If you create something and try to sell it as something it is not, that's fraud regardless of whether someone's identity is wrapped up.

Also yes, any and all unapproved usage of someone's likeness is a violation. You're copying their likeness whether it's from them or an impersonator.

[–] GreenKnight23@lemmy.world 2 points 2 weeks ago

the only exception to this is when the works are released as a parody.

[–] General_Effort@lemmy.world 5 points 2 weeks ago

If voice cloning violates right of publicity when sound recordings are fed into a model directly,

I doubt that is true.


These things are not internationally standardized. So it very much depends on where you do it.

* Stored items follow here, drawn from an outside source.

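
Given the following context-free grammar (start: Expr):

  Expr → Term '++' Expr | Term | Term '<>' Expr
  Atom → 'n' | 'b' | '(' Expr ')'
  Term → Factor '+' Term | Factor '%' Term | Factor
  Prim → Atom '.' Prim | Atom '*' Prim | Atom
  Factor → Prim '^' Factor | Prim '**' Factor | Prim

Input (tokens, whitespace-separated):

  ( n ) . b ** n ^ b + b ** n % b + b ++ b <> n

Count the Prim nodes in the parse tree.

11

[Expr [Term [Factor [Prim [Atom ( [Expr [Term [Factor [Prim [Atom n]]]]] )] . [Prim [Atom b]]] ** [Factor [Prim [Atom n]] ^ [Factor [Prim [Atom b]]]]] + [Term [Factor [Prim [Atom b]] ** [Factor [Prim [Atom n]]]] % [Term [Factor [Prim [Atom b]]] + [Term [Factor [Prim [Atom b]]]]]]] ++ [Expr [Term [Factor [Prim [Atom b]]]] <> [Expr [Term [Factor [Prim [Atom n]]]]]]]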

Q1 is if you are allowed to use a recording for that purpose. This is legal in some places but not in others. I don't think it has to do with the right of publicity, though.

Q2 is what you are allowed to do with the output. If you fool people about who is talking, then right of publicity enters. It probably does not matter how you imitate the voice, but only if you fool people. If you imitate a voice badly, but deliberately fool an elderly person who is hard of hearing and not quite sharp anymore, then it doesn't matter if it was a bad imitation.

Parody is probably fine in most places, but standards vary.

[–] moondoggie@lemmy.world 1 points 2 weeks ago

If it’s a distinctive voice and you’re doing it for commercial reasons, you will get sued and, depending on how distinct the voice is, lose. Look up Tom Waits v. Frito-Lay. He won $2.6 million from them in 1992. Granted, that was a radio commercial, but that would be the main precedent. http://law2.umkc.edu/faculty/projects/ftrials/communications/waits.html

[–] Doomsider@lemmy.world 1 points 2 weeks ago* (last edited 2 weeks ago)

It does not unless you are trying to sell it commercially. Then you could be sued.

You make a decent thought exercise and honestly voices are not really unique. For instance, take Morgan Freeman's voice. I like it, but I have met several people in my life that sound very similar.

I think the answer is maybe, depending on the situation. If you had a voice actor come in to mimick Morgan Freeman and the character in the game also looked like Freeman then you could have a problem on your hands.

Just the voice that sound like Freeman who also sounds like thousands of people out there would be a bit of a stretch unless you are implying it is him.